Do not sell – opt me out
The CCPA also places some roadblocks up when it comes to sharing information with third parties. It provides consumers with the right to opt-out of the “sale” of their personal information to third parties. But here is where it gets tricky: The term “sale” is broadly defined under the CCPA to include selling, renting, releasing, disclosing, disseminating, making available, transferring or otherwise communicating orally, in writing or by electronic or other means, a consumer’s personal information to another business or a third party for monetary or other valuable consideration. The current interpretation of “valuable consideration” looks to contract law. In other words, it is a benefit to which the third party is not legally entitled to absent the agreement.
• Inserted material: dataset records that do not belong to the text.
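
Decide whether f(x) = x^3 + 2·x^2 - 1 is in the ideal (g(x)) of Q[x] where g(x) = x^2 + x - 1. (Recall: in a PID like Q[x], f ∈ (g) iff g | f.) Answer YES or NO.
In Q[x] the ideal (g) consists of all multiples of g, so f ∈ (g) iff g | f, i.e. iff the remainder of f on division by g is 0. Divide f by g (g is monic, so eliminate the leading term of the running remainder at each step):
  leading term x^3: subtract (x)·g(x) = x^3 + x^2 - x, leaving x^2 + x - 1
  leading term x^2: subtract (1)·g(x) = x^2 + x - 1, leaving 0
The remainder is 0, so f(x) = g(x) · h(x) with h(x) = x + 1. Hence g | f, i.e. f ∈ (g).

Final answer: YES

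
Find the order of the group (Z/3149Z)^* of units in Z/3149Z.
(Z/3149Z)^* consists of the classes a with gcd(a, 3149) = 1, so its order is φ(3149). φ is multiplicative, with φ(p^e) = p^e − p^(e−1). Factorise 3149 = 47 · 67. Then
  φ(3149) = (47 − 1) · (67 − 1) = 46 · 66 = 3036.
Thus |(Z/3149Z)^*| = 3036.

Final answer: |(Z/3149Z)^*| = 3036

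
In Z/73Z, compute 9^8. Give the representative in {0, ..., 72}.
Use repeated squaring. Binary(8) = 1000. Walk through the bits of the exponent 8 left-to-right: at each bit after the leading one, square the running value, then multiply by 9 if the bit is 1 (always reducing mod 73):
  bit 1 = 1 (leading): start with 9.
  bit 2 = 0: square 9^2 = 81 ≡ 8 (mod 73).
  bit 3 = 0: square 8^2 = 64 (mod 73).
  bit 4 = 0: square 64^2 = 4096 ≡ 8 (mod 73).
Final value: 9^8 ≡ 8 (mod 73).

Final answer: 8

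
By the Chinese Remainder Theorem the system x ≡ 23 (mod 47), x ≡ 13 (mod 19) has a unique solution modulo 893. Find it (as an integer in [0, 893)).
x ≡ 70 (mod 893); the representative in [0, 893) is 70

The moduli 47, 19 are pairwise coprime, so by the CRT there is a unique solution mod 47·19 = 893.
Solve by successive substitution. Start with x ≡ 23 (mod 47).
  Combine with x ≡ 13 (mod 19): write x = 23 + 47·t and require 23 + 47·t ≡ 13 (mod 19), i.e. 47·t ≡ 13 − 23 ≡ 9 (mod 19). Since 47^(−1) ≡ 17 (mod 19) (47 ≡ 9 (mod 19)), t ≡ 17·9 ≡ 1 (mod 19). So x ≡ 23 + 47·1 = 70 (mod 893).
Unique solution in [0, 893): x = 70.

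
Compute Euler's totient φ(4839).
φ(4839) = 3224

φ is multiplicative, with φ(p^e) = p^e − p^(e−1). Factorise 4839 = 3 · 1613. Then
  φ(4839) = (3 − 1) · (1613 − 1) = 2 · 1612 = 3224.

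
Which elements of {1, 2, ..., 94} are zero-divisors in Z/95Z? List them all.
nonzero zero-divisors of Z/95Z = {5, 10, 15, 19, 20, 25, 30, 35, 38, 40, 45, 50, 55, 57, 60, 65, 70, 75, 76, 80, 85, 90}

An element a ∈ Z/95Z (with a ≠ 0) is a zero-divisor iff gcd(a, 95) > 1 (because a is a unit precisely when gcd(a, n) = 1, and in Z/nZ every nonzero, non-unit element is a zero-divisor). Scan a = 1, ..., 94 and keep those with gcd(a, 95) > 1:
  gcd(5, 95) = 5, gcd(10, 95) = 5, gcd(15, 95) = 5, gcd(19, 95) = 19, gcd(20, 95) = 5, gcd(25, 95) = 5, gcd(30, 95) = 5, gcd(35, 95) = 5, gcd(38, 95) = 19, gcd(40, 95) = 5, gcd(45, 95) = 5, gcd(50, 95) = 5, gcd(55, 95) = 5, gcd(57, 95) = 19, gcd(60, 95) = 5, gcd(65, 95) = 5, gcd(70, 95) = 5, gcd(75, 95) = 5, gcd(76, 95) = 19, gcd(80, 95) = 5, gcd(85, 95) = 5, gcd(90, 95) = 5.
All other a ∈ {1, ..., 94} have gcd(a, 95) = 1 and are units. So the nonzero zero-divisors are exactly the 22 values of a appearing in this scan.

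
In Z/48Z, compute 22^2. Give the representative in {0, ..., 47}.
Use repeated squaring. Binary(2) = 10. Walk through the bits of the exponent 2 left-to-right: at each bit after the leading one, square the running value, then multiply by 22 if the bit is 1 (always reducing mod 48):
  bit 1 = 1 (leading): start with 22.
  bit 2 = 0: square 22^2 = 484 ≡ 4 (mod 48).
Final value: 22^2 ≡ 4 (mod 48).

Final answer: 4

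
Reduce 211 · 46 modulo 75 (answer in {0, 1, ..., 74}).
31

Reduce the factors first: 211 ≡ 61 (mod 75), so 211 · 46 ≡ 61 · 46 (mod 75). 61 · 46 = 2806. Dividing by 75: 2806 = 37·75 + 31. So (211 · 46) mod 75 = 31.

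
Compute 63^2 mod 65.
Use repeated squaring. Binary(2) = 10. Walk through the bits of the exponent 2 left-to-right: at each bit after the leading one, square the running value, then multiply by 63 if the bit is 1 (always reducing mod 65):
  bit 1 = 1 (leading): start with 63.
  bit 2 = 0: square 63^2 = 3969 ≡ 4 (mod 65).
Final value: 63^2 ≡ 4 (mod 65).

Final answer: 4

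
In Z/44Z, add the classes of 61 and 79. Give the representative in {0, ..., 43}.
8

Reduce the summands first: 61 ≡ 17, 79 ≡ 35 (mod 44), so 61 + 79 ≡ 17 + 35 (mod 44). 17 + 35 = 52; 52 = 1·44 + 8, so (61 + 79) mod 44 = 8.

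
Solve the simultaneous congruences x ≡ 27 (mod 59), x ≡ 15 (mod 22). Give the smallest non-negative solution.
The moduli 59, 22 are pairwise coprime, so by the CRT there is a unique solution mod 59·22 = 1298.
Solve by successive substitution. Start with x ≡ 27 (mod 59).
  Combine with x ≡ 15 (mod 22): write x = 27 + 59·t and require 27 + 59·t ≡ 15 (mod 22), i.e. 59·t ≡ 15 − 27 ≡ 10 (mod 22). Since 59^(−1) ≡ 3 (mod 22) (59 ≡ 15 (mod 22)), t ≡ 3·10 ≡ 8 (mod 22). So x ≡ 27 + 59·8 = 499 (mod 1298).
Unique solution in [0, 1298): x = 499.

Final answer: x ≡ 499 (mod 1298); the representative in [0, 1298) is 499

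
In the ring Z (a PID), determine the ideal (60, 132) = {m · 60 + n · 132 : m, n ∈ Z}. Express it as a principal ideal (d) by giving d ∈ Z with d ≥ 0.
(60, 132) = (12); d = 12

In the PID Z, (a, b) is generated by gcd(a, b). Compute gcd(132, 60) with the extended Euclidean algorithm, tracking rows (r, s, t) with s·132 + t·60 = r:
  row A: (132, 1, 0)   [1·132 + 0·60 = 132]
  row B: (60, 0, 1)   [0·132 + 1·60 = 60]
  132 = 2·60 + 12   → row C = row A − 2·row B = (12, 1, −2)   [check: 1·132 − 2·60 = 12]
  60 = 5·12 + 0   → remainder 0, stop. gcd = 12 (last nonzero row C).
So gcd(60, 132) = 12, with Bézout identity 1·132 − 2·60 = 12. Containment (⊇): the Bézout identity exhibits 12 as an element of (60, 132), giving (12) ⊆ (60, 132). Containment (⊆): since 12 | 60 and 12 | 132 (60 = 12·5, 132 = 12·11), every Z-linear combination of 60 and 132 is divisible by 12, so (60, 132) ⊆ (12). Therefore (60, 132) = (12), d = 12.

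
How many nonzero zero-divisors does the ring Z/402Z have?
Z/402Z has 269 nonzero zero-divisors

In Z/402Z each nonzero element is either a unit (gcd with 402 is 1) or a zero-divisor (gcd > 1). The number of units is φ(402): factorise 402 = 2 · 3 · 67, so φ(402) = (2 − 1) · (3 − 1) · (67 − 1) = 1 · 2 · 66 = 132. The nonzero elements number 402 − 1 = 401. Hence the nonzero zero-divisors number 401 − 132 = 269.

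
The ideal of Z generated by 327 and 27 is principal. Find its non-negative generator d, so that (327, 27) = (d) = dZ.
In the PID Z, (a, b) is generated by gcd(a, b). Compute gcd(327, 27) with the extended Euclidean algorithm, tracking rows (r, s, t) with s·327 + t·27 = r:
  row A: (327, 1, 0)   [1·327 + 0·27 = 327]
  row B: (27, 0, 1)   [0·327 + 1·27 = 27]
  327 = 12·27 + 3   → row C = row A − 12·row B = (3, 1, −12)   [check: 1·327 − 12·27 = 3]
  27 = 9·3 + 0   → remainder 0, stop. gcd = 3 (last nonzero row C).
So gcd(327, 27) = 3, with Bézout identity 1·327 − 12·27 = 3. Containment (⊇): the Bézout identity exhibits 3 as an element of (327, 27), giving (3) ⊆ (327, 27). Containment (⊆): since 3 | 327 and 3 | 27 (327 = 3·109, 27 = 3·9), every Z-linear combination of 327 and 27 is divisible by 3, so (327, 27) ⊆ (3). Therefore (327, 27) = (3), d = 3.

Final answer: (327, 27) = (3); d = 3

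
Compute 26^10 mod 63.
Use repeated squaring. Binary(10) = 1010. Walk through the bits of the exponent 10 left-to-right: at each bit after the leading one, square the running value, then multiply by 26 if the bit is 1 (always reducing mod 63):
  bit 1 = 1 (leading): start with 26.
  bit 2 = 0: square 26^2 = 676 ≡ 46 (mod 63).
  bit 3 = 1: square 46^2 = 2116 ≡ 37; bit is 1, so multiply 37·26 = 962 ≡ 17 (mod 63).
  bit 4 = 0: square 17^2 = 289 ≡ 37 (mod 63).
Final value: 26^10 ≡ 37 (mod 63).

Final answer: 37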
The automotive industry will have to consider who maintains the central repository of data on individual consumers’ information and, with that in mind, take steps to ensure that consumers’ rights can be easily and quickly effectuated upon receipt of a verifiable request. Where a manufacturer holds the data, they will need to pass this information on to service providers, vendors and third parties with whom they may share personal information unless a relevant exception applies.
No u-turn ahead
While the CCPA sets forth rather rigorous requirements, it is likely the first step in an onslaught of similar state (and perhaps federal) privacy laws. All industries, including the automotive industry, must grapple with this new wave of privacy rights and privacy enforcement. The CCPA certainly puts consumers in the driver’s seat with respect to their data and the industry is working hard to ensure that doesn’t impact consumer safety and the proper maintenance and functionality of a vehicle.